Il governo di Pechino continua ad avere un rapporto di amore e odio con l’industria che ruota intorno alle criptovalute e alla blockchain, alternando divieti contro le pratiche speculative (ICO ed exchange in primis) e forti investimenti nella tecnologia del registro distribuito.

“Le contraddizioni interne del capitalismo cinese mettono alla prova l’assioma alla base dei cosiddetti massimalisti di Bitcoin, che vedono la blockchain in un rapporto di sudditanza rispetto all’esistenza e alla ragion d’essere del BTC”, dice in una mail Anatoliy Kyazev di Exante.

Per esempio, di recente la provincia cinese di Hainan ha autorizzato ufficialmente il progetto pilota della prima “zona blockchain” del paese. A riferirlo è l’agenzia di stampa governativa Xinhua. L’esperimento ha luogo presso la Hainan Resort Software Community (RSC), uno spazio dedicato ai progetti tecnologici.

L’obiettivo dichiarato è creare un’infrastruttura specifica per lo sviluppo e l’implementazione della tecnologia alla base delle criptovalute, nella speranza di riunire sotto lo stesso tetto i migliori specialisti nel campo blockchain da tutto il mondo.

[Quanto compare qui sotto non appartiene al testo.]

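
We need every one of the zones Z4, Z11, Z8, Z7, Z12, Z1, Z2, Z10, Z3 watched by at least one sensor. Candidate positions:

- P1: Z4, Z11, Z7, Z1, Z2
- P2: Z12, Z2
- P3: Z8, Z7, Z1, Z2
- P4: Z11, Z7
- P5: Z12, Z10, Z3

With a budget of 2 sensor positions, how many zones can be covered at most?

8

Choosing P1, P5 covers {Z4, Z11, Z7, Z12, Z1, Z2, Z10, Z3} — 8 zones.
No choice of 2 sensor positions does better; here Z8 is left uncovered.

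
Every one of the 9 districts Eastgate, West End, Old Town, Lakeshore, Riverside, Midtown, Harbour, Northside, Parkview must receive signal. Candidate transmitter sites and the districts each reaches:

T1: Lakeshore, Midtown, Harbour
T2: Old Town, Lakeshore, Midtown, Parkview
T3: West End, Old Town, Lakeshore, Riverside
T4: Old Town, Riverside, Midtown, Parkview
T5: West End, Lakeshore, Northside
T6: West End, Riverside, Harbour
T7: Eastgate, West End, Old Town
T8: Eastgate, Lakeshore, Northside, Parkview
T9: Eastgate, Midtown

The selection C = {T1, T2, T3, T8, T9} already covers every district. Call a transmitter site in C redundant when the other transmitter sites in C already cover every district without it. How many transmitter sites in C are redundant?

Drop T1: Harbour uncovered — not redundant.
Drop T2: the rest still cover every district — redundant.
Drop T3: West End, Riverside uncovered — not redundant.
Drop T8: Northside uncovered — not redundant.
Drop T9: the rest still cover every district — redundant.
2 redundant: T2, T9.

2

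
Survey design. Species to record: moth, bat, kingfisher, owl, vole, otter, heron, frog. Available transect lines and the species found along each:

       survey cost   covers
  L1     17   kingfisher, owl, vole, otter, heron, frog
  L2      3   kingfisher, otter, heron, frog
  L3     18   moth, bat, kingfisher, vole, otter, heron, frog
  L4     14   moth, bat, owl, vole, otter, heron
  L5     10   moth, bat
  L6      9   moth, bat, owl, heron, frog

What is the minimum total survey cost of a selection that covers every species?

17

L2, L4 cover every species at survey cost 3 + 14 = 17.
Any cover uses at least 2 transects; among all covering selections none totals below 17.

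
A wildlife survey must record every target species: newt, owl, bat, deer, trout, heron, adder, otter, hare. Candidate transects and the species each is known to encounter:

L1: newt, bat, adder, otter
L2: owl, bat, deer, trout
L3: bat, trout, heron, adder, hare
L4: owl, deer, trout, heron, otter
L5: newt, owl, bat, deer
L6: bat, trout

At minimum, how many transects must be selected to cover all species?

3

L1, L2, L3 together cover {newt, owl, bat, deer, trout, heron, adder, otter, hare} — every species.
No 2 of the 6 transects cover everything (all 15 pairs fall short), so 3 is minimum.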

Ma le iniziative legate allo sviluppo dell’industria blockchain in Cina non finiscono qui. Il Dragone è infatti uno dei 50 paesi che attualmente stanno studiando l’elaborazione di standard comuni in questo settore. Nel caso cinese, vengono presi di mira in particolare gli smart contract, la privacy e i depositi. Questi primi 3 standard, redatti da associazioni di imprese, vedranno la luce entro la fine dell’anno e faranno da apripista a un sistema che verrà applicato su scala nazionale alla fine del 2019.

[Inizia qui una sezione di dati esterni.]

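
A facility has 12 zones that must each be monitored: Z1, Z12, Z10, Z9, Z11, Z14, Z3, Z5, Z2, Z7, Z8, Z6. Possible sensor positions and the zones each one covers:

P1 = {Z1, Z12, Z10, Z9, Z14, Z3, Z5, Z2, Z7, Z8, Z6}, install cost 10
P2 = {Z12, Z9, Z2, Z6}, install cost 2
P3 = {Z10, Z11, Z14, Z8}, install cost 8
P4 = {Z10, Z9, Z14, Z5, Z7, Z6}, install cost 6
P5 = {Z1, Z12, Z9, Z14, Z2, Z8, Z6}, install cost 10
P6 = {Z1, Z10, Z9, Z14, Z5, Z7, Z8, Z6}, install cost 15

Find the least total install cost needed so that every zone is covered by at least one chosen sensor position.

P1, P3 cover every zone at install cost 10 + 8 = 18.
Any cover uses at least 2 sensor positions; among all covering selections none totals below 18.

18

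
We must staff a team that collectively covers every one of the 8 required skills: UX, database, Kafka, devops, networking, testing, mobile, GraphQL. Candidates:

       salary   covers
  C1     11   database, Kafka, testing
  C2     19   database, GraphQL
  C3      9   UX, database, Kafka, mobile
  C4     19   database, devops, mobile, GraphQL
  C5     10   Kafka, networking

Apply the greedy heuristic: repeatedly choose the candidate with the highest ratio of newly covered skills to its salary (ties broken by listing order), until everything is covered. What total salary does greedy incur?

49

Pick 1: C3 adds 4 new (UX, database, Kafka, mobile) at salary 9 (ratio 4/9).
Pick 2: C4 adds 2 new (devops, GraphQL) at salary 19 (ratio 2/19).
Pick 3: C5 adds 1 new (networking) at salary 10 (ratio 1/10).
Pick 4: C1 adds 1 new (testing) at salary 11 (ratio 1/11).
Greedy total salary: 9 + 19 + 10 + 11 = 49.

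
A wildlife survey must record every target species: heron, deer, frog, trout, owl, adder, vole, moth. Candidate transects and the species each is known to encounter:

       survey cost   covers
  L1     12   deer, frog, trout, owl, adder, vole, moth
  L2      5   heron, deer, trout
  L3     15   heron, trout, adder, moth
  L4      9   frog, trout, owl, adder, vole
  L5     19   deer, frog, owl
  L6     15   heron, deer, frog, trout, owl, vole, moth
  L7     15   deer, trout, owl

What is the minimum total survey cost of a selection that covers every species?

L1, L2 cover every species at survey cost 12 + 5 = 17.
Any cover uses at least 2 transects; among all covering selections none totals below 17.
Greedy by coverage-per-survey cost would pick L2, L4, L1 for 26 — worse than the optimum 17.

17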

“La blockchain viene gradualmente accettata, e sempre più persone cominciano a riconoscerla, investirvi o utilizzarla. Ma, allo stesso tempo, molte persone restano scettiche a riguardo e quindi sono necessari standard internazionali”, ha detto Craig Dunn, presidente del Comitato Tecnico Internazionale di Standardizzazione per la Tecnologia del Registro Distribuito durante una conferenza a Shanghai.

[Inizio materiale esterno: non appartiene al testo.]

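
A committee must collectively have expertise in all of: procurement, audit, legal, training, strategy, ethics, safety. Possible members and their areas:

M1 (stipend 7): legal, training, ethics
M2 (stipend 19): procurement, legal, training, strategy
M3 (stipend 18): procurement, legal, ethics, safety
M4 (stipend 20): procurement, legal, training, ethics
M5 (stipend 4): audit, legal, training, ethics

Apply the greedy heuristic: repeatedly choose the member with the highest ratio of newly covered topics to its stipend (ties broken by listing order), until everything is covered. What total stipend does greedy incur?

Pick 1: M5 adds 4 new (audit, legal, training, ethics) at stipend 4 (ratio 4/4).
Pick 2: M3 adds 2 new (procurement, safety) at stipend 18 (ratio 2/18).
Pick 3: M2 adds 1 new (strategy) at stipend 19 (ratio 1/19).
Greedy total stipend: 4 + 18 + 19 = 41.

41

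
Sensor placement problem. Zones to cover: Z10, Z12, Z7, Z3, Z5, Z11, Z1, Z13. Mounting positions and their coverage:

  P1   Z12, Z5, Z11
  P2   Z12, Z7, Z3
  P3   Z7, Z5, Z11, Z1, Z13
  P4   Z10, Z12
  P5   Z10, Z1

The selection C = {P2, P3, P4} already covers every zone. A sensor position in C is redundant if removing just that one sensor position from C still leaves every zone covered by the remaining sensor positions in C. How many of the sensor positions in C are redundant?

Drop P2: Z3 uncovered — not redundant.
Drop P3: Z5, Z11, Z1, Z13 uncovered — not redundant.
Drop P4: Z10 uncovered — not redundant.
None of the sensor positions in C is redundant.

0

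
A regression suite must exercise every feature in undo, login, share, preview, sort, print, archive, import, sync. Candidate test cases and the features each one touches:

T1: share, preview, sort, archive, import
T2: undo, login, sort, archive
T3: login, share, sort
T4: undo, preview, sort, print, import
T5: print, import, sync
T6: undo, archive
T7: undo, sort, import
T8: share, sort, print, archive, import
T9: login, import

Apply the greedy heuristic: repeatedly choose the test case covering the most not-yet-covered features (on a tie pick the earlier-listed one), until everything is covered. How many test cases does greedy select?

3

Pick 1: T1 covers 5 new features (share, preview, sort, archive, import).
Pick 2: T2 covers 2 new features (undo, login).
Pick 3: T5 covers 2 new features (print, sync).
Greedy uses 3 test cases.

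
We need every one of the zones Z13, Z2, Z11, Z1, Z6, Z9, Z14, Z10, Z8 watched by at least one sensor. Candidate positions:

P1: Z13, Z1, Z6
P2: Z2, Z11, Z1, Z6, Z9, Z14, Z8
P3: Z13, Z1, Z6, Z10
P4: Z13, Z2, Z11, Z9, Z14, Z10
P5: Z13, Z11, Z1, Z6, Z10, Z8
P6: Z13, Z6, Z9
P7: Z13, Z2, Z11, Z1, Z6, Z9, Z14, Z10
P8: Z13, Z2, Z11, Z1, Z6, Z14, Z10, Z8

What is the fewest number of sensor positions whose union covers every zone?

P2, P3 together cover {Z13, Z2, Z11, Z1, Z6, Z9, Z14, Z10, Z8} — every zone.
No single sensor position contains all 9 zones, so 2 is optimal.

2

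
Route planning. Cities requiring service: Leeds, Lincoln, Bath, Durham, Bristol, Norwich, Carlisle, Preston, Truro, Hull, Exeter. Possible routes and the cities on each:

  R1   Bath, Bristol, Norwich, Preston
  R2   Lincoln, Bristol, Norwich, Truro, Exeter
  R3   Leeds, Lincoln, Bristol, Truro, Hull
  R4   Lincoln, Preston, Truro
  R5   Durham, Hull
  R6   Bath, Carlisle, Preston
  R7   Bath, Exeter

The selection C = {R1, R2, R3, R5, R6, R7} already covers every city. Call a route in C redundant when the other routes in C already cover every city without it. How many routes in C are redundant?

Drop R1: the rest still cover every city — redundant.
Drop R2: the rest still cover every city — redundant.
Drop R3: Leeds uncovered — not redundant.
Drop R5: Durham uncovered — not redundant.
Drop R6: Carlisle uncovered — not redundant.
Drop R7: the rest still cover every city — redundant.
3 redundant: R1, R2, R7.

3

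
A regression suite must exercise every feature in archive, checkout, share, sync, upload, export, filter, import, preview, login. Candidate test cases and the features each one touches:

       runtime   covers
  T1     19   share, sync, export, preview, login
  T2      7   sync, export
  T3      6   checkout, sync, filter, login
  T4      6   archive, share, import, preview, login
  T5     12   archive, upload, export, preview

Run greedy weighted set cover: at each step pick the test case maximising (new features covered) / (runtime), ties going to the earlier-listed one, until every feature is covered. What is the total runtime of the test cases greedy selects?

Pick 1: T4 adds 5 new (archive, share, import, preview, login) at runtime 6 (ratio 5/6).
Pick 2: T3 adds 3 new (checkout, sync, filter) at runtime 6 (ratio 3/6).
Pick 3: T5 adds 2 new (upload, export) at runtime 12 (ratio 2/12).
Greedy total runtime: 6 + 6 + 12 = 24.

24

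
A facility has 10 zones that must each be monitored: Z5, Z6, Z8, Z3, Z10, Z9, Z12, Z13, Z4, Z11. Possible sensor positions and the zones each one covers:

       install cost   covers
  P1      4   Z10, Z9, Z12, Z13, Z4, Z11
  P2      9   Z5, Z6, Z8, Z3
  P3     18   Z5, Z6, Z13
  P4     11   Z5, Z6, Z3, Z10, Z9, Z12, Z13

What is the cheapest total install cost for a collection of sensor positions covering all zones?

P1, P2 cover every zone at install cost 4 + 9 = 13.
Any cover uses at least 2 sensor positions; among all covering selections none totals below 13.

13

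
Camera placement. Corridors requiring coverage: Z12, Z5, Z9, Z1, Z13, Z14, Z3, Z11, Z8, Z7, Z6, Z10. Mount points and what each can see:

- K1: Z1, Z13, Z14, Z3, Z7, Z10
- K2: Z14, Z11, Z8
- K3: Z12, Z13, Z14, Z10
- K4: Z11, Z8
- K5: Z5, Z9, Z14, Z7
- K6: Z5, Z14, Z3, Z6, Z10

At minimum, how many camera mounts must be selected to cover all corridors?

5

K1, K2, K3, K5, K6 together cover {Z12, Z5, Z9, Z1, Z13, Z14, Z3, Z11, Z8, Z7, Z6, Z10} — every corridor.
No 4 of the 6 camera mounts cover everything (all 15 size-4 selections fall short), so 5 is minimum.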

Detto questo, la stessa Cina continua a bannare il trading di criptovalute e potrebbe addirittura causare la fine del fenomeno Bitcoin. Lo pensano così alcuni accademici della Princeton University e della Florida International University, che hanno pubblicato uno studio intitolato “La minaccia incombente della Cina: Un’analisi dell’influenza cinese su Bitcoin”.

Le ragioni principali di questi timori sono tanto ideologiche (“Bitcoin si pone in opposizione ideologica alla filosofia di governo centralizzato della Cina, quindi possono essere motivati a indebolirlo o distruggerlo”) quanto tecniche (tutte insieme le mining pool cinesi potrebbero effettuare un attacco del 51% sulla blockchain di Bitcoin ed eventualmente modificare a piacimento il registro delle transazioni, in caso di successo).